LovelyHamster1 what do you mean by "assume the permissions of a specific IAM Role" ?
In order to spin an ec2 instance (aws autoscaler) you have to have correct credentials, to pass those credentials you must create a key/secret pair to pass to the autoscaler. There is no direct support for IAM Role. Make sense ?
Hi AgitatedDove14 , what I meant is that if it is possible to associate ec2 instances of the autoscaler to a IAM role in order to grant permissions to applications running on that instances, which could be for example the access to a s3 buckets that can be accessed only with a certain IAM role permissions. I'm not completely sure that what I'm saying makes sense, but I refer to something similar as it's specified here https://docs.aws.amazon.com/IAM/latest/UserGuide/id_roles_use_switch-role-ec2.html
LovelyHamster1 Now I see... Interesting credentials ability. Specifically all the S3 access on trains is derived from the ~/clearml.conf
credentials section :
https://github.com/allegroai/clearml/blob/ebc0733357ac9ead044d0ed32d41447763f5797e/docs/clearml.conf#L73
( or the AWS S3 environment variables )
I'm not sure how this AWS feature works, I suspect it is changing the AWS_ACCESS_KEY_ID AWS_SECRET_ACCESS_KEY variables on the ec2 instance. If this is the case, it should work out of the box 🙂
Hey LovelyHamster1 ,
If s3 is what you're interested of, then the above would do the trick.
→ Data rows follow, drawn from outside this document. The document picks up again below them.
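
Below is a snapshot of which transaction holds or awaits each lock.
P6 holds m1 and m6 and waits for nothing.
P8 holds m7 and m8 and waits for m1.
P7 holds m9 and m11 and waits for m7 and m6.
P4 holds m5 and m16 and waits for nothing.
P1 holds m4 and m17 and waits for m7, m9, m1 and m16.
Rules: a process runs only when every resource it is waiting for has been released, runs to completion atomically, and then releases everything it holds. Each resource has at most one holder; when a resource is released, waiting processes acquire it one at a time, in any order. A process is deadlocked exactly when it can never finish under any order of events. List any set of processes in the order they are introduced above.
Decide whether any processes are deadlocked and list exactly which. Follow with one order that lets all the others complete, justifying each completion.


Nothing here is deadlocked.
Key observation: the wait relation is loop-free; peeling off processes with no waits unwinds the whole state.
The rest can finish in the order P6, P8, P4, P7, P1.
Step-by-step check:
  P6: no waits; runs immediately, freeing m1 and m6
  P8 waits on m1 — all released -> runs and releases m7 and m8
  P4: no waits; runs immediately, freeing m5 and m16
  P7 waits on m7 and m6 — all released -> runs and releases m9 and m11
  P1 waits on m7, m9, m1 and m16 — all released -> runs and releases m4 and m17


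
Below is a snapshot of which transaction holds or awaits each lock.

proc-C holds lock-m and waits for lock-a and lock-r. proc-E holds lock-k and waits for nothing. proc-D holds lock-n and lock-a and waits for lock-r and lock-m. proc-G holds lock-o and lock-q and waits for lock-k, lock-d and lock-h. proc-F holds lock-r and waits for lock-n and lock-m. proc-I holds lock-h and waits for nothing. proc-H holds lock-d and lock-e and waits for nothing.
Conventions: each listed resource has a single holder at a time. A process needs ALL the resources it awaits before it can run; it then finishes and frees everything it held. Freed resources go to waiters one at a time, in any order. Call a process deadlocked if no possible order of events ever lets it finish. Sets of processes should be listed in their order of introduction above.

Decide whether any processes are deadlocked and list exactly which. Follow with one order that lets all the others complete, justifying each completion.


The deadlocked set is proc-C, proc-D and proc-F.
Key observation: nobody on the ring proc-C -> proc-D -> proc-C can start until another member finishes, which never happens; proc-F is caught in further circular waits.
One completion order for the rest: proc-E, proc-I, proc-H, proc-G.
Verifying each step:
  proc-E: no waits; runs immediately, freeing lock-k
  proc-I: no waits; runs immediately, freeing lock-h
  proc-H: no waits; runs immediately, freeing lock-d and lock-e
  proc-G waits on lock-k, lock-d and lock-h — all released -> runs and releases lock-o and lock-q


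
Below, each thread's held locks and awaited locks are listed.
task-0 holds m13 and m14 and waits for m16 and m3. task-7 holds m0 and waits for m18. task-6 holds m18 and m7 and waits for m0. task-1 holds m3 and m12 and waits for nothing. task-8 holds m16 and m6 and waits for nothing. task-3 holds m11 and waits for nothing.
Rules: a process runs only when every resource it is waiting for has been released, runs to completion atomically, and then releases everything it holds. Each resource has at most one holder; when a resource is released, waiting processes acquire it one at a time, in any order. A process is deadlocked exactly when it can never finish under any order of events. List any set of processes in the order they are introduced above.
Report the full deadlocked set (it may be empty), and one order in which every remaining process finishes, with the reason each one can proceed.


The deadlocked set is task-7 and task-6.
Key observation: along task-7 -> task-6 -> task-7, each member waits on what the next one holds — a deadlock; no other process is dragged down with it.
A valid finishing order for the others: task-8, task-1, task-3, task-0.
Check, step by step:
  task-8 waits on nothing -> runs at once and releases m16 and m6
  task-1 waits on nothing -> runs at once and releases m3 and m12
  task-3 waits on nothing -> runs at once and releases m11
  run task-0 (all its waits — m16 and m3 — are resolved); releases m13 and m14


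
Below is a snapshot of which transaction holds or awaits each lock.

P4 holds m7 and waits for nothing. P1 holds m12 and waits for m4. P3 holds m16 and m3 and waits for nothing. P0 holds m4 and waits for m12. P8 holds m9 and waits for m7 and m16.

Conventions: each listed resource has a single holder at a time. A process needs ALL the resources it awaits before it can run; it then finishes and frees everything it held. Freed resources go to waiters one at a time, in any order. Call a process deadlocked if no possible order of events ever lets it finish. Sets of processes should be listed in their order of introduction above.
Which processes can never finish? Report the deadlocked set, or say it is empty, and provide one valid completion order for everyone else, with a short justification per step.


The deadlocked set is P1 and P0.
Key observation: the loop P1 -> P0 -> P1 blocks itself forever; no other process is dragged down with it.
The rest can finish in the order P4, P3, P8.
Step-by-step check:
  run P4 (it waits on nothing); releases m7
  run P3 (it waits on nothing); releases m16 and m3
  P8 waits on m7 and m16 — all released -> runs and releases m9


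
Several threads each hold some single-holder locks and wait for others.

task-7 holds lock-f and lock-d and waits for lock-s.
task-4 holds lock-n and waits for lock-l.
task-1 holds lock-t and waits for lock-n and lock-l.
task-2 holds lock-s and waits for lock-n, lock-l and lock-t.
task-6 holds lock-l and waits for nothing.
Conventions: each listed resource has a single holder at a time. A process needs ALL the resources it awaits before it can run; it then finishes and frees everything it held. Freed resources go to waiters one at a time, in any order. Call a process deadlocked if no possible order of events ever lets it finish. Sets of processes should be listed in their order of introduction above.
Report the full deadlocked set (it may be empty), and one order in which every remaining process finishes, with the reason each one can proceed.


The deadlocked set is empty.
Key observation: the waits form no ring: some process can always run, and its releases unblock the others one by one.
One completion order for the rest: task-6, task-4, task-1, task-2, task-7.
Step-by-step check:
  task-6: no waits; runs immediately, freeing lock-l
  task-4 waits on lock-l — all released -> runs and releases lock-n
  task-1 waits on lock-n and lock-l — all released -> runs and releases lock-t
  task-2 waits on lock-n, lock-l and lock-t — all released -> runs and releases lock-s
  task-7 waits on lock-s — all released -> runs and releases lock-f and lock-d


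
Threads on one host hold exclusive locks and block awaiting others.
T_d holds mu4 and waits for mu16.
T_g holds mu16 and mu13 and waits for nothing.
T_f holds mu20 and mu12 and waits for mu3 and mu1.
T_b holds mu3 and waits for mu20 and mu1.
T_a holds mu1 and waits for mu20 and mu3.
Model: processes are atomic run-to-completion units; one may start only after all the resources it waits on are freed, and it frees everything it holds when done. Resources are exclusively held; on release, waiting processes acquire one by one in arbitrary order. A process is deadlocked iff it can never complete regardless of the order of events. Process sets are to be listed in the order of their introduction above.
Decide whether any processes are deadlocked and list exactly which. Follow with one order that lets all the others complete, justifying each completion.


The deadlocked set is T_f, T_b and T_a.
Key observation: the knot is the closed ring of waits T_f -> T_b -> T_f; T_a is caught in further circular waits.
A valid finishing order for the others: T_g, T_d.
Check, step by step:
  T_g: no waits; runs immediately, freeing mu16 and mu13
  T_d: everything it awaited (mu16) is free; runs, freeing mu4


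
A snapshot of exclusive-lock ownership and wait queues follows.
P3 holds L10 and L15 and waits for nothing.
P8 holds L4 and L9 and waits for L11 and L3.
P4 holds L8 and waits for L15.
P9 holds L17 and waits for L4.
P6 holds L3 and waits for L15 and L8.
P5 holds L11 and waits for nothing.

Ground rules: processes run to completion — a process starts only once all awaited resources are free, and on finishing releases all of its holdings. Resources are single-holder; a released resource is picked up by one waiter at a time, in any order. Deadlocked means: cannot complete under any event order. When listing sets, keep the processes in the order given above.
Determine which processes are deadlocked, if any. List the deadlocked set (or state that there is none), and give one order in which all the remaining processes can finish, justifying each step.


No process is deadlocked.
Key observation: the wait graph is acyclic; completion cascades from the unblocked processes through everyone else.
One completion order for the rest: P5, P3, P4, P6, P8, P9.
Walking it through:
  P5 waits on nothing -> runs at once and releases L11
  P3 waits on nothing -> runs at once and releases L10 and L15
  P4: everything it awaited (L15) is free; runs, freeing L8
  P6: everything it awaited (L15 and L8) is free; runs, freeing L3
  P8: everything it awaited (L11 and L3) is free; runs, freeing L4 and L9
  P9: everything it awaited (L4) is free; runs, freeing L17


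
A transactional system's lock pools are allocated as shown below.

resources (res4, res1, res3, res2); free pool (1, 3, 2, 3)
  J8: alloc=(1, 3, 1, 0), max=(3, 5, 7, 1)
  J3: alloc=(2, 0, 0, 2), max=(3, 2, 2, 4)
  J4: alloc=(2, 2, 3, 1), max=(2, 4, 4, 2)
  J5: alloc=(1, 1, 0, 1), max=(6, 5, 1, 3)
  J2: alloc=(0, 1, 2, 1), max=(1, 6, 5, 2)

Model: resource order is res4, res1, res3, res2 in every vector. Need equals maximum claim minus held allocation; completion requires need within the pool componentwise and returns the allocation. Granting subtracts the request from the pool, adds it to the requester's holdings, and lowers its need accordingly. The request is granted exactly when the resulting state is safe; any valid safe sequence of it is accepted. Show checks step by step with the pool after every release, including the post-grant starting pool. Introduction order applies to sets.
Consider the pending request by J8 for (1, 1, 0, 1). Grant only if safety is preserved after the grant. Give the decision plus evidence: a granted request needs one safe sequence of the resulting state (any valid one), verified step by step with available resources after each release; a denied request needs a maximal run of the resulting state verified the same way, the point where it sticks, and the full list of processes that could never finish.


DENY. Granting would leave the state unsafe.
Key observation: after J4, J3 the pool peaks at (4, 4, 5, 5), and each blocked process is short somewhere: J8 on res3; J5 on res4; J2 on res1.
After a pretend grant, a maximal execution: J4, J3 — then nothing else fits. Check, step by step:
  pool = (0, 2, 2, 2)
  run J4 (needs (0, 2, 1, 1), free (0, 2, 2, 2)); after release of (2, 2, 3, 1) the pool is (2, 4, 5, 3)
  run J3 (needs (1, 2, 2, 2), free (2, 4, 5, 3)); after release of (2, 0, 0, 2) the pool is (4, 4, 5, 5)
  J8 cannot run: need (1, 1, 6, 0) vs free (4, 4, 5, 5) (insufficient res3)
  J5 cannot run: need (5, 4, 1, 2) vs free (4, 4, 5, 5) (insufficient res4)
  J2 cannot run: need (1, 5, 3, 1) vs free (4, 4, 5, 5) (insufficient res1)
Had the request been granted, J8, J5 and J2 could never finish.


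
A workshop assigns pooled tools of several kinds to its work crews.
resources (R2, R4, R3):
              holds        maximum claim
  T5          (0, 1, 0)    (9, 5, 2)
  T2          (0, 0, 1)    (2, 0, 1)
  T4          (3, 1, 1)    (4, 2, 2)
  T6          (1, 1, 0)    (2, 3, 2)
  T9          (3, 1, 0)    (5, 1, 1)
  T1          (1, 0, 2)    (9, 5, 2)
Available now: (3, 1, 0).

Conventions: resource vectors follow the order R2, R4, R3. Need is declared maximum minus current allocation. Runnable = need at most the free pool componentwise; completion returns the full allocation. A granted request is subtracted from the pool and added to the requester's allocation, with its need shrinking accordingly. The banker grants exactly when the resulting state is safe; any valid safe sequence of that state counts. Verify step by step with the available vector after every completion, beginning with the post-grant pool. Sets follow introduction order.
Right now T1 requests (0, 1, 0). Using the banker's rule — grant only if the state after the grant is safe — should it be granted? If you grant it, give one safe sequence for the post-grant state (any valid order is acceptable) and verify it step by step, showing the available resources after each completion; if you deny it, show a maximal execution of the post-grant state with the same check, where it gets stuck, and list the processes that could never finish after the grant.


DENY: after the grant no complete ordering would exist.
Key observation: even finishing T2, T9, T4, T6 leaves just (10, 3, 2) free — too little R4 for any of the remaining processes.
On the post-grant state, T2, T9, T4, T6 is a maximal run — nothing extends it. Step-by-step check:
  pool = (3, 0, 0)
  T2: need (2, 0, 0) fits (3, 0, 0); releases (0, 0, 1), pool now (3, 0, 1)
  T9: need (2, 0, 1) fits (3, 0, 1); releases (3, 1, 0), pool now (6, 1, 1)
  T4: need (1, 1, 1) fits (6, 1, 1); releases (3, 1, 1), pool now (9, 2, 2)
  T6: need (1, 2, 2) fits (9, 2, 2); releases (1, 1, 0), pool now (10, 3, 2)
  T5 still needs (9, 4, 2) but only (10, 3, 2) is free — short on R4
  T1 still needs (8, 4, 0) but only (10, 3, 2) is free — short on R4
Had the request been granted, T5 and T1 could never finish.


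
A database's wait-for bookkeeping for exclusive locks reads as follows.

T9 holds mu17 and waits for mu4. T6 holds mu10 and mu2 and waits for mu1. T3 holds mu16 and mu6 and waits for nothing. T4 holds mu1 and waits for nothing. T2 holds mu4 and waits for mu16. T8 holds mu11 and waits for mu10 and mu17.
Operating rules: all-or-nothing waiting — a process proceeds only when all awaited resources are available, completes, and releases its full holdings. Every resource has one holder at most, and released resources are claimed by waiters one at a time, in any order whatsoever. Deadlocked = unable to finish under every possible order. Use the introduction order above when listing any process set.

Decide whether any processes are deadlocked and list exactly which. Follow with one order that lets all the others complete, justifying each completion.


No process is deadlocked.
Key observation: all waits point, directly or indirectly, at processes that can finish, so nothing is permanently blocked.
A valid finishing order for the others: T3, T4, T2, T6, T9, T8.
Walking it through:
  T3 waits on nothing -> runs at once and releases mu16 and mu6
  T4 waits on nothing -> runs at once and releases mu1
  T2: everything it awaited (mu16) is free; runs, freeing mu4
  T6: everything it awaited (mu1) is free; runs, freeing mu10 and mu2
  T9: everything it awaited (mu4) is free; runs, freeing mu17
  T8: everything it awaited (mu10 and mu17) is free; runs, freeing mu11


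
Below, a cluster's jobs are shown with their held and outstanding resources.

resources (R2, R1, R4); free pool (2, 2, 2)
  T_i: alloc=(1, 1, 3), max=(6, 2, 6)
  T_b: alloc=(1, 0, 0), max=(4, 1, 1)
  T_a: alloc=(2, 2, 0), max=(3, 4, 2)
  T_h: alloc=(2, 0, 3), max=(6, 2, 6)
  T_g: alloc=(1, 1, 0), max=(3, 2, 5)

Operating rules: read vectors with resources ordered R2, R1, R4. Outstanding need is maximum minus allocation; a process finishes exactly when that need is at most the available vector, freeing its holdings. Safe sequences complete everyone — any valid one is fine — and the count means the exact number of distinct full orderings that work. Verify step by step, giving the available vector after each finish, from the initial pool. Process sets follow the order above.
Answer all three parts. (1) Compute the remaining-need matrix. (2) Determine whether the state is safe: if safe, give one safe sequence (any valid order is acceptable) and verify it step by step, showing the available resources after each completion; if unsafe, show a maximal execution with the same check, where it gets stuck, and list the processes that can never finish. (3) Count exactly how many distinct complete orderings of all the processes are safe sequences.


(1) Outstanding need per process (order R2, R1, R4):
  T_i: (5, 1, 3)
  T_b: (3, 1, 1)
  T_a: (1, 2, 2)
  T_h: (4, 2, 3)
  T_g: (2, 1, 5)
(2) UNSAFE.
Key observation: after T_a, T_b complete, (5, 4, 2) is the best the pool ever gets, yet each leftover process wants more R4.
The run T_a, T_b cannot be extended any further. Step-by-step check:
  pool = (2, 2, 2)
  T_a needs (1, 2, 2) <= (2, 2, 2) -> finishes; pool += (2, 2, 0) = (4, 4, 2)
  T_b needs (3, 1, 1) <= (4, 4, 2) -> finishes; pool += (1, 0, 0) = (5, 4, 2)
  T_i cannot run: need (5, 1, 3) vs free (5, 4, 2) (insufficient R4)
  T_h cannot run: need (4, 2, 3) vs free (5, 4, 2) (insufficient R4)
  T_g cannot run: need (2, 1, 5) vs free (5, 4, 2) (insufficient R4)
Permanently blocked: T_i, T_h and T_g.
(3) Precisely 0 of the possible complete orderings are safe sequences.


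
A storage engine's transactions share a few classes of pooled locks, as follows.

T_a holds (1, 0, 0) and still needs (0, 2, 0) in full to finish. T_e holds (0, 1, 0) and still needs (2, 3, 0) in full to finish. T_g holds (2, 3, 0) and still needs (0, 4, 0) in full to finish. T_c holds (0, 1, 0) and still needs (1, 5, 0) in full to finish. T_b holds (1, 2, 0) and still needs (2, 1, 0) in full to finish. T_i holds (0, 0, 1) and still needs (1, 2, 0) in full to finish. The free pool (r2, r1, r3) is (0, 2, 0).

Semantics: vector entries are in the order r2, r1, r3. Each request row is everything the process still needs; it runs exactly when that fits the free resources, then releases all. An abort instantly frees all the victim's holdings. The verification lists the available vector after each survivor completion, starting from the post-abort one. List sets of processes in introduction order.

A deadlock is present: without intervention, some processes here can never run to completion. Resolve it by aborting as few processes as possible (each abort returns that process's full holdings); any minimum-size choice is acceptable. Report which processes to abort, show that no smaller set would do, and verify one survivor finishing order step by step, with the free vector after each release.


Minimum abort set: T_g.
Key observation: before aborting T_g, T_c was permanently blocked — no order could ever run it; afterwards it completes at step 1.
Minimality: the empty abort set fails — the state is deadlocked as it stands.
Survivors finish in the order: T_c, T_b, T_i, T_e, T_a. Check, step by step (pool after the aborts first):
  pool = (2, 5, 0)
  T_c: need (1, 5, 0) fits (2, 5, 0); releases (0, 1, 0), pool now (2, 6, 0)
  T_b: need (2, 1, 0) fits (2, 6, 0); releases (1, 2, 0), pool now (3, 8, 0)
  T_i: need (1, 2, 0) fits (3, 8, 0); releases (0, 0, 1), pool now (3, 8, 1)
  T_e: need (2, 3, 0) fits (3, 8, 1); releases (0, 1, 0), pool now (3, 9, 1)
  T_a: need (0, 2, 0) fits (3, 9, 1); releases (1, 0, 0), pool now (4, 9, 1)


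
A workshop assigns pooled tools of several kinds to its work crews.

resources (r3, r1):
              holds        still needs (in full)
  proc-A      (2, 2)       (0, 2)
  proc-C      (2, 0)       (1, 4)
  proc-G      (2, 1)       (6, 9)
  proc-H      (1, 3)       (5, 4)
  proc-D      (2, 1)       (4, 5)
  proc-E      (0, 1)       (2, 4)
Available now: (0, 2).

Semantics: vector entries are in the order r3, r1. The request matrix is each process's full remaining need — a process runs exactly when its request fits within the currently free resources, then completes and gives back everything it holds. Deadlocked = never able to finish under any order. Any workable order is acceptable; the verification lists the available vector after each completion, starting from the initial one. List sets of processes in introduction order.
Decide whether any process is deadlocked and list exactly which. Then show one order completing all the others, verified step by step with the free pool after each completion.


No process is deadlocked.
Key observation: no deadlock: proc-A fits now, and the freed resources carry the rest through.
One completion order for the rest: proc-A, proc-E, proc-C, proc-D, proc-H, proc-G. Walking it through:
  pool = (0, 2)
  run proc-A (needs (0, 2), free (0, 2)); after release of (2, 2) the pool is (2, 4)
  run proc-E (needs (2, 4), free (2, 4)); after release of (0, 1) the pool is (2, 5)
  run proc-C (needs (1, 4), free (2, 5)); after release of (2, 0) the pool is (4, 5)
  run proc-D (needs (4, 5), free (4, 5)); after release of (2, 1) the pool is (6, 6)
  run proc-H (needs (5, 4), free (6, 6)); after release of (1, 3) the pool is (7, 9)
  run proc-G (needs (6, 9), free (7, 9)); after release of (2, 1) the pool is (9, 10)


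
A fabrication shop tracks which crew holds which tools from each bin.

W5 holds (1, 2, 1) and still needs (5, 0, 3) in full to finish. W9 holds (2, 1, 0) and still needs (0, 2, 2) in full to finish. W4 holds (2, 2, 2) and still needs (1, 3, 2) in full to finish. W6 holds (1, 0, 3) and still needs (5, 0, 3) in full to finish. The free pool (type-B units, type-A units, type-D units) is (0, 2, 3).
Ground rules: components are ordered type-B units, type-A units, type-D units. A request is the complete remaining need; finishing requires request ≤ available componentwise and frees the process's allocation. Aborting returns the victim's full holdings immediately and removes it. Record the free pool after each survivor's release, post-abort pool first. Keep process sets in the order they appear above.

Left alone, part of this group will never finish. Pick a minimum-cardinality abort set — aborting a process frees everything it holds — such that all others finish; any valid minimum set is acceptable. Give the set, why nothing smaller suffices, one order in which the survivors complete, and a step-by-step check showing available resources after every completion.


Abort W5.
Key observation: W6 could never have finished before the abort; with (1, 2, 1) returned by W5, it fits at step 3.
Why nothing smaller works: aborting no one leaves the state deadlocked as given.
Survivors finish in the order: W4, W9, W6. Check, step by step (pool after the aborts first):
  pool = (1, 4, 4)
  W4 needs (1, 3, 2) <= (1, 4, 4) -> finishes; pool += (2, 2, 2) = (3, 6, 6)
  W9 needs (0, 2, 2) <= (3, 6, 6) -> finishes; pool += (2, 1, 0) = (5, 7, 6)
  W6 needs (5, 0, 3) <= (5, 7, 6) -> finishes; pool += (1, 0, 3) = (6, 7, 9)


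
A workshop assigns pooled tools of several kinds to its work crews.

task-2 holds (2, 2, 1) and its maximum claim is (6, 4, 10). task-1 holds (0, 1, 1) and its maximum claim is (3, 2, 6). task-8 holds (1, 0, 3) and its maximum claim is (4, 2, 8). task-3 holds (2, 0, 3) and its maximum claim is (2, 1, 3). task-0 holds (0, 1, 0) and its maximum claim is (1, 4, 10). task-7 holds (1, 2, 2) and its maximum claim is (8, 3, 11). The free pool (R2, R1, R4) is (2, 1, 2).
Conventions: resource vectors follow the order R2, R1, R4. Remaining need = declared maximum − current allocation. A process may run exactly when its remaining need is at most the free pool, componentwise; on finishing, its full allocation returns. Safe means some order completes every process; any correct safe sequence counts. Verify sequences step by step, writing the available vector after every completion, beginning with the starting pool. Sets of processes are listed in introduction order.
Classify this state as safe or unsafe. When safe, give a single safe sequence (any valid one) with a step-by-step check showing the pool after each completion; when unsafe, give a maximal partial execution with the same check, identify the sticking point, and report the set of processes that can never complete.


SAFE. One safe sequence: task-3, task-1, task-8, task-2, task-0, task-7.
Key observation: task-3 marks the first exact bind of the order: its need (0, 1, 0) fits the free (2, 1, 2) with zero slack on a requested resource.
Step-by-step check:
  pool = (2, 1, 2)
  task-3 needs (0, 1, 0) <= (2, 1, 2) -> finishes; pool += (2, 0, 3) = (4, 1, 5)
  task-1 needs (3, 1, 5) <= (4, 1, 5) -> finishes; pool += (0, 1, 1) = (4, 2, 6)
  task-8 needs (3, 2, 5) <= (4, 2, 6) -> finishes; pool += (1, 0, 3) = (5, 2, 9)
  task-2 needs (4, 2, 9) <= (5, 2, 9) -> finishes; pool += (2, 2, 1) = (7, 4, 10)
  task-0 needs (1, 3, 10) <= (7, 4, 10) -> finishes; pool += (0, 1, 0) = (7, 5, 10)
  task-7 needs (7, 1, 9) <= (7, 5, 10) -> finishes; pool += (1, 2, 2) = (8, 7, 12)


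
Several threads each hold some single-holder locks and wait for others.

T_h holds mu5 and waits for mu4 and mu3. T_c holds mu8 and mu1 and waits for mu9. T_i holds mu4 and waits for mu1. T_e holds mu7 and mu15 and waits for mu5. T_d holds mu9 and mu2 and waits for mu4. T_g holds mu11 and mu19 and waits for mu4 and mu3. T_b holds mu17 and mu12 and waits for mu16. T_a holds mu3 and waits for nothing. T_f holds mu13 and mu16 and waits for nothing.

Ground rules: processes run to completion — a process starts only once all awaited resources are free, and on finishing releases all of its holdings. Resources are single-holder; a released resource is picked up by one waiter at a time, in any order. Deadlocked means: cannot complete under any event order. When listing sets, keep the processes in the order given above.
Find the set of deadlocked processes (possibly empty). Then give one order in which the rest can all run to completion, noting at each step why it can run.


The deadlocked set is T_h, T_c, T_i, T_e, T_d and T_g.
Key observation: the knot is the closed ring of waits T_i -> T_c -> T_d -> T_i; T_h, T_e and T_g wait into the deadlock from upstream.
A valid finishing order for the others: T_f, T_a, T_b.
Walking it through:
  T_f waits on nothing -> runs at once and releases mu13 and mu16
  T_a waits on nothing -> runs at once and releases mu3
  T_b: everything it awaited (mu16) is free; runs, freeing mu17 and mu12


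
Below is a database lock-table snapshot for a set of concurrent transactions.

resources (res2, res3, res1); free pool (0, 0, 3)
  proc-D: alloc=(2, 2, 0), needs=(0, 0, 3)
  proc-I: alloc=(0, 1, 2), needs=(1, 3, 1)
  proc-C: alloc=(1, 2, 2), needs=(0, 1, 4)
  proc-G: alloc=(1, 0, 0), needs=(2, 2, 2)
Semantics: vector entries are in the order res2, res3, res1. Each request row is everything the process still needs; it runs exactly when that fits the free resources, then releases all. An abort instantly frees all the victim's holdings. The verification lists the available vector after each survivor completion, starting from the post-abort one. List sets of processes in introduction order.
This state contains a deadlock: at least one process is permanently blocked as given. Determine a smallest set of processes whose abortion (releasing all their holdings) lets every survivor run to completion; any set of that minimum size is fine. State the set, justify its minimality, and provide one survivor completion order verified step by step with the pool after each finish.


The answer: abort proc-I.
Key observation: before aborting proc-I, proc-C was permanently blocked — no order could ever run it; afterwards it completes at step 2.
Minimality: the empty abort set fails — the state is deadlocked as it stands.
The survivors complete as proc-D, proc-C, proc-G. Check, step by step (starting from the post-abort pool):
  pool = (0, 1, 5)
  run proc-D (needs (0, 0, 3), free (0, 1, 5)); after release of (2, 2, 0) the pool is (2, 3, 5)
  run proc-C (needs (0, 1, 4), free (2, 3, 5)); after release of (1, 2, 2) the pool is (3, 5, 7)
  run proc-G (needs (2, 2, 2), free (3, 5, 7)); after release of (1, 0, 0) the pool is (4, 5, 7)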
Note that you can attach the IAM using instance profiles. You can read about those here:
https://docs.aws.amazon.com/IAM/latest/UserGuide/id_roles_use_switch-role-ec2_instance-profiles.html
Once you have an instance profile, you can add it to the autoscaler using the extra_configurations
section in the autoscaler.
Under your resource_configurations
-> some resource name
-> add an extra_configurations
section which is a dict of the boto3 format.
See IamInstanceProfile
https://boto3.amazonaws.com/v1/documentation/api/latest/reference/services/ec2.html#EC2.Client.run_instances and use the same types as in boto3.
Hi AgitatedDove14 , FriendlySquid61 ! I managed to grant permission to the AWS autoscaler to spin instances using the instance profile as suggested by FriendlySquid61 . The instances are created and terminated correclty, however the new instances don't executed the queued task and shutdown immediately. I noticed that the clearml credential atself.web_server = Session.get_app_server_host()
self.api_server = Session.get_api_server_host()
self.files_server = Session.get_files_server_host()
in the autoscaler code return the defaul configuration ( http://apiserver:8008
http://apiserver:8080
http://apiserver:8081 ) instead of my server ip, could this be the problem? I created the ClearML server using the suggested AWS AMI and updated the docker-compose at the version on github
Hey LovelyHamster1 ,
This means that for some reason the agent on the instances created fails to run and the instance is terminated.
The credentials could definatly cause that.
Can you try adding the credentials as they appear in your clearml.conf?
To do so, create new credentials from your profile page in the UI, and add the entire section to the extra_trains_conf
section in the following way:extra_trains_conf = """ api { web_server: "<webserver>" api_server: "<apiserver>" files_server: "<fileserver>" credentials {"access_key": "<KEY>", "secret_key": "<SECRET>"} } """
Hi Sapir, no that didn't solve the problem unfortunately. I ssh into the machine (after removing shutdown so that it doesn't terminate) and from the log I saw the error : "clearml_agent: ERROR: Connection Error: it seems *api_server* is misconfigured. Is this the ClearML API server
http://apiserver:8008 ?
So it is a credential problem
FriendlySquid61 Your solution seems to have solved the problem. But only after I removed the export CLEARML_API_HOST={api_server}
export CLEARML_WEB_HOST={web_server}
export CLEARML_FILES_HOST={files_server}
command from the bash script executed when the instance is launched
I also removed 'sudo' from all the commands as is suggested in https://docs.aws.amazon.com/AWSEC2/latest/UserGuide/user-data.html but that wasn't the cause of the problem
Great.
Note that instead of removing those lines you can override it using the extra_vm_bash_script
For example:extra_vm_bash_script = """ export CLEARML_API_HOST=<api_server> export CLEARML_WEB_HOST=<web_server> export CLEARML_FILES_HOST=<files_server> """
Nice, I'll try also with the extra_bash_script, thank you!